After developing the science behind the organism for almost a decade, the company sold the supplement rights to Schiff Nutrition, now part of Reckitt Benckiser. Ganeden is paid a royalty on the sales of GanedenBC30 in supplements, which is now a very welcome part of the bottom line, Bush said.
Functional food applications
It was the organism's stability and formulation flexibility that led Ganeden to concentrate on the functional food market, Bush said. The organism can stand harsh processing and even the heat of baking. And it has very specific germination conditions, which include a fairly lengthy period above 30 degrees C (86 degrees F) with appropriate pH and moisture levels. This has allowed Ganeden to place it in a wide variety of foods, including baked goods, beverages, soups, nutrition bars and even gums.
Adding the ingredient into a capsule is fairly straightforward from a manufacturing standpoint. But putting it into food is another matter altogether, and requires a lot more support from the manufacturer, Bush said. It was a big part of the reason that Gandeden invested in a state-of-the-art lab at its Ohio headquarters to help customers with formulation and contamination challenges. The lab includes automated equipment that can almost instantaneously identify and count GanedenBC30 colonies on a plate, eliminating the time consuming (and possibly error-inducing) process of counting the colonies by hand. GanedenBC30 colonies have a very distinctive morphology as they grow, which eases the process.
FDA GRAS status
That commitment to quality was borne out in the no objection letter the company received on its GRAS notification to FDA in 2012, Keller said. Ganeden said its strain is the only bacillus coagulans ingredient that has achieved this level of GRAS. The typical no objection letter is usually a page or a page and a half, he said. But FDA’s response to Ganeden ran to four pages, and recounted some of the key features of Ganeden’s initial application. While FDA never comes right out and praises something, it did seem to acknowledge the thoroughness with which Ganeden in its initial submission laid out its quality controls during the manufacturing of the ingredient.
“It was as if they were saying these are the things they really liked about our submission,” Keller said.
"Giant companies won't work with self-affirmed GRAS ingredients," Bush said. "So we felt it was worth the many millions of dollars it took to get it."
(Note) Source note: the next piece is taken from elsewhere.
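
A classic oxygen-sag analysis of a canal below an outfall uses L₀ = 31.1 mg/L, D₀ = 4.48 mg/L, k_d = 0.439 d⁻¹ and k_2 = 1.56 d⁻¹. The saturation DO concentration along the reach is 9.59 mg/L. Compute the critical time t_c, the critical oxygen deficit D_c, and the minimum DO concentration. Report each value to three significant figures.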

Bush said the company’s commitment to the performance of the ingredient at the consumer level is also enshrined in its contracts with its customers. Efficacious doses are specified. For GanedenBC30, 1 billion CFU per day is the daily dose that supports gut health claims, while 500 million CFU supports immune health claims, Bush said. And those levels are far below the safety limit, which is set at 94 billion CFU, he said.
“We have stopped customers form launching products because they either couldn’t or were unwilling to put in an efficacious dose,” Bush said.